Writer: Nick Payne
Director: Michael Longhurst
Reviewer: Chris Oldham
Finding new ways to tell an old story can be tricky – often tired – especially when it comes to love. How many times can we witness “boy meets girl, boy falls for girl’s quirky charms” without feeling like we’ve seen it all before? With Constellations writer Nick Payne is determined to prove that we’re not done yet. The results are captivating.
Working on the multi-verse theory that the universe is made up of infinite layers of the paths we did and didn’t take, and the choices we did and didn’t make, the play visits several different moments in the lives of Marianne (Louise Brealey) and Roland (Joe Armstrong), in several different time lines, from their first meeting at a mutual friend’s barbecue where Marianne fails to impress with her anecdote about elbows, to a rather less chirpy turn of events that we catch a glimpse of early on.

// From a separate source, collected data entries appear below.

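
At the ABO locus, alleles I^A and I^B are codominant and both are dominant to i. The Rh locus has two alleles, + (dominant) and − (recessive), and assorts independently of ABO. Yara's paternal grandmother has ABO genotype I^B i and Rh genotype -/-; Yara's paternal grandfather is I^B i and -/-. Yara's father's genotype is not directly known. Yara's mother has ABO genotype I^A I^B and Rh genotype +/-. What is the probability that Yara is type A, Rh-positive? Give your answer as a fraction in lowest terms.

Yara's father's ABO genotype from I^B i × I^B i: 1/4 I^B I^B, 1/2 I^B i, 1/4 i i.
Crossing each possibility with the mother I^A I^B and summing P(type A): 1/4·0 + 1/2·1/4 + 1/4·1/2 = 1/4.
Similarly for Rh via the father's Rh distribution: P(Rh+) = 1/2.
Independent loci: 1/4 × 1/2 = 1/8.

1/8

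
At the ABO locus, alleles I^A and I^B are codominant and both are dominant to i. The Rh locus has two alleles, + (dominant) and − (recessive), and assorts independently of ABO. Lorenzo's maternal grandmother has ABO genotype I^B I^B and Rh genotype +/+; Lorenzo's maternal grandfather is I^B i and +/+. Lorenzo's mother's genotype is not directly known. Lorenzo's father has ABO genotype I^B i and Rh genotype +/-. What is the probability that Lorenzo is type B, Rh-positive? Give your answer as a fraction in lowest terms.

7/8

Lorenzo's mother's ABO genotype from I^B I^B × I^B i: 1/2 I^B I^B, 1/2 I^B i.
Crossing each possibility with the father I^B i and summing P(type B): 1/2·1 + 1/2·3/4 = 7/8.
Similarly for Rh via the mother's Rh distribution: P(Rh+) = 1.
Independent loci: 7/8 × 1 = 7/8.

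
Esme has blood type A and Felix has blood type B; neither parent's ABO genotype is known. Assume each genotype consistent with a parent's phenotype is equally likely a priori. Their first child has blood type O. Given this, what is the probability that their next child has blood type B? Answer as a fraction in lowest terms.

Possible genotypes: Esme ∈ {I^A I^A, I^A i}; Felix ∈ {I^B I^B, I^B i}.
Weight each parental genotype pair by prior × P(type-O child):
  I^A i × I^B i: posterior weight 1; P(next child type B) = 1/4.
Weighted sum = 1/4.

1/4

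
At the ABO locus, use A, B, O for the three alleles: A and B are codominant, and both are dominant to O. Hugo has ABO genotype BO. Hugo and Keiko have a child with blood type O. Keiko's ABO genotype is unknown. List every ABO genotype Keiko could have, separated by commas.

AO, BO, OO

For each candidate genotype of Keiko, check whether crossing it with BO can produce every observed child phenotype.
  AA → possible child types {A, AB} ✗
  AB → possible child types {A, B, AB} ✗
  AO → possible child types {O, A, B, AB} ✓
  BB → possible child types {B} ✗
  BO → possible child types {O, B} ✓
  OO → possible child types {O, B} ✓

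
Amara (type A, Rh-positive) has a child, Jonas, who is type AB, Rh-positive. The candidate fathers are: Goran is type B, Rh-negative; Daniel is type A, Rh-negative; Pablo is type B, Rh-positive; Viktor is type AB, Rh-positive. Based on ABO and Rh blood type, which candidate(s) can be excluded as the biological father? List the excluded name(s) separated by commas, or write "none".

Daniel

A candidate is excluded only if no genotype consistent with his phenotype could produce a type AB, Rh-positive child with a type A, Rh-positive mother.
Daniel (type A, Rh-): no genotype consistent with that phenotype can produce a type-AB Rh+ child with a type-A mother.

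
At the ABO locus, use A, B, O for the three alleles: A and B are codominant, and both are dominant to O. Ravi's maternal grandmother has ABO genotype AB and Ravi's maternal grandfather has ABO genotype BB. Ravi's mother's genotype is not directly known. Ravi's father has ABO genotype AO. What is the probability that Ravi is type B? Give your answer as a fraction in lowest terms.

Ravi's mother's ABO genotype from AB × BB: 1/2 AB, 1/2 BB.
Crossing each possibility with the father AO and summing P(type B): 1/2·1/4 + 1/2·1/2 = 3/8.

3/8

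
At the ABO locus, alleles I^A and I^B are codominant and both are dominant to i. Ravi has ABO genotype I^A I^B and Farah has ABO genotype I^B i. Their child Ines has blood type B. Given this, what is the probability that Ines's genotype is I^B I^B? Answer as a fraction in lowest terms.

Cross I^A I^B × I^B i → 1/4 I^A I^B, 1/4 I^A i, 1/4 I^B I^B, 1/4 I^B i.
Type-B genotypes among offspring: I^B I^B (1/4), I^B i (1/4); total 1/2.
P(I^B I^B | type B) = (1/4) / (1/2) = 1/2.

1/2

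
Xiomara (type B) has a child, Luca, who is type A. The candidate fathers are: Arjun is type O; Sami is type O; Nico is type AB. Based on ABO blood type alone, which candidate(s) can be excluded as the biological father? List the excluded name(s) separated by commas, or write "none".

Arjun, Sami

A candidate is excluded only if no genotype consistent with his phenotype could produce a type A child with a type B mother.
Arjun (type O): no genotype consistent with that phenotype can produce a type-A child with a type-B mother.
Sami (type O): no genotype consistent with that phenotype can produce a type-A child with a type-B mother.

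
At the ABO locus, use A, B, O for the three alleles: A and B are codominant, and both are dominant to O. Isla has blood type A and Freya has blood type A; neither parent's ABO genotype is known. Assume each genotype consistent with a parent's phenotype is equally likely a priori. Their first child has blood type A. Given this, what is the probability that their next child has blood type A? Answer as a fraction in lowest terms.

Possible genotypes: Isla ∈ {AA, AO}; Freya ∈ {AA, AO}.
Weight each parental genotype pair by prior × P(type-A child):
  AA × AA: posterior weight 4/15; P(next child type A) = 1.
  AA × AO: posterior weight 4/15; P(next child type A) = 1.
  AO × AA: posterior weight 4/15; P(next child type A) = 1.
  AO × AO: posterior weight 1/5; P(next child type A) = 3/4.
Weighted sum = 19/20.

19/20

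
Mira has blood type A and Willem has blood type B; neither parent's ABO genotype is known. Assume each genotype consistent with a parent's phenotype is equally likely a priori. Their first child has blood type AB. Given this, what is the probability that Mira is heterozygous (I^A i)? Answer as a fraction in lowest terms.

1/3

Possible genotypes: Mira ∈ {I^A I^A, I^A i}; Willem ∈ {I^B I^B, I^B i}.
Weight each parental genotype pair by prior × P(type-AB child):
  I^A I^A × I^B I^B: posterior weight 4/9.
  I^A I^A × I^B i: posterior weight 2/9.
  I^A i × I^B I^B: posterior weight 2/9.
  I^A i × I^B i: posterior weight 1/9.
Sum the posterior weight over pairs where Mira is I^A i: 1/3.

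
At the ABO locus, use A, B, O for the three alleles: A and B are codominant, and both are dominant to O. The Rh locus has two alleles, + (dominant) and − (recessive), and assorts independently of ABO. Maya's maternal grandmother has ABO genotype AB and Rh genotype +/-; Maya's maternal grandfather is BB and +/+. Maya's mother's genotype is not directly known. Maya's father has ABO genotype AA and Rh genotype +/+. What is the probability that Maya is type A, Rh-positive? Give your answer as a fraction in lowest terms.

1/4

Maya's mother's ABO genotype from AB × BB: 1/2 AB, 1/2 BB.
Crossing each possibility with the father AA and summing P(type A): 1/2·1/2 + 1/2·0 = 1/4.
Similarly for Rh via the mother's Rh distribution: P(Rh+) = 1.
Independent loci: 1/4 × 1 = 1/4.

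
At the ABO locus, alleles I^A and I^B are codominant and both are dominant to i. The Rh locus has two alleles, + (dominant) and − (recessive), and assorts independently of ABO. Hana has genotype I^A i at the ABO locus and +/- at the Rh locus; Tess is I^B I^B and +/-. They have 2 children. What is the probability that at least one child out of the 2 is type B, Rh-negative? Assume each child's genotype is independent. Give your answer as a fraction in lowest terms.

15/64

ABO cross I^A i × I^B I^B → 1/2 B, 1/2 AB.
Rh cross +/- × +/- → 3/4 Rh+, 1/4 Rh-; so P(type B, Rh-negative) = 1/2 × 1/4 = 1/8 per child.
P(none) = (7/8)^2 = 49/64; P(at least one) = 1 − 49/64 = 15/64.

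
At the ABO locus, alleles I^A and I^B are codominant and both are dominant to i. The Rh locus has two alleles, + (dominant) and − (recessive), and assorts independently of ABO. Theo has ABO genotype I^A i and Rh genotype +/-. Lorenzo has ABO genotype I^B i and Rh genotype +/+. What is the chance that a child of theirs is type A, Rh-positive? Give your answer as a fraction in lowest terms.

1/4

ABO cross I^A i × I^B i → offspring phenotypes: 1/4 O, 1/4 A, 1/4 B, 1/4 AB.
Rh cross +/- × +/+ → 1 Rh+.
Independent loci: P(type A, Rh-positive) = 1/4 × 1 = 1/4.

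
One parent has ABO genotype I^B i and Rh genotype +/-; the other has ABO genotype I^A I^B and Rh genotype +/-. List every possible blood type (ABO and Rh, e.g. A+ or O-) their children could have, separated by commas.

A+, A-, B+, B-, AB+, AB-

Gametes from I^B i × I^A I^B give offspring ABO genotypes I^A I^B, I^A i, I^B I^B, I^B i, i.e. phenotypes A, B, AB.
Rh cross +/- × +/- → phenotypes Rh+, Rh-.
Combining independently: A+, A-, B+, B-, AB+, AB-.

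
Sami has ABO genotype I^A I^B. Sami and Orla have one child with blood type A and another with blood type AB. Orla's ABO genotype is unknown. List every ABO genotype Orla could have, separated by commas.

I^A I^A, I^A I^B, I^A i, I^B i

For each candidate genotype of Orla, check whether crossing it with I^A I^B can produce every observed child phenotype.
  I^A I^A → possible child types {A, AB} ✓
  I^A I^B → possible child types {A, B, AB} ✓
  I^A i → possible child types {A, B, AB} ✓
  I^B I^B → possible child types {B, AB} ✗
  I^B i → possible child types {A, B, AB} ✓
  i i → possible child types {A, B} ✗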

Told linearly the story takes a fairly standard route, however the joy here comes from the pieces of the puzzle being scattered in front of us in a jumble. Soon we’re jumping all over the place, trying to keep up while spotting the differences in the same scenarios – sometimes the tiniest of inflections, others a complete character reversal.
Tom Scutt’s dreamlike, ethereal stage design sees scores of different sized balloons floating just above the character’s heads. In the moments of time-shift they flash and strobe, merging with the actors’ movements and making for a technically brilliant spectacle.
It’s not all just flashy effects though. Underpinned by an understated score by Simon Slater and haunting, echoing sound by David McSeveney, Payne’s script runs for 70 straight minutes, forcing the audience to sink or swim with it. When we’re there, we’re triumphant, intelligent, when we’re not, we’re running to catch up, desperate not to lose track before the next jump.
Brealey and Armstrong make for a natural, impressive pair. Marianne comes across as rather twee to begin with but it turns out that’s only one version of her. In another time she can be awkward, funny, biting, sometimes cruel. Meanwhile Roland is a steady, charming everyman, who isn’t completely immune from his own moments of darkness. The sheer volume of material the actors are charged with often gets overshadowed by their ability to draw us into each moment, resetting their emotions at the flash of a balloon. They’re funny too, at times extremely, and yet the laughter never feels out of place alongside the more intense scenes.
While tragedy looms in the shadows there is oddly nothing tragic about Constellations. Rather, even after the final balloons have fallen, it’s a distinct feeling of hope, not loss, that we’re left with to see us home.
Runs until Saturday 30th May 2015 as part of a UK tour | Photo: Helen Maybanks.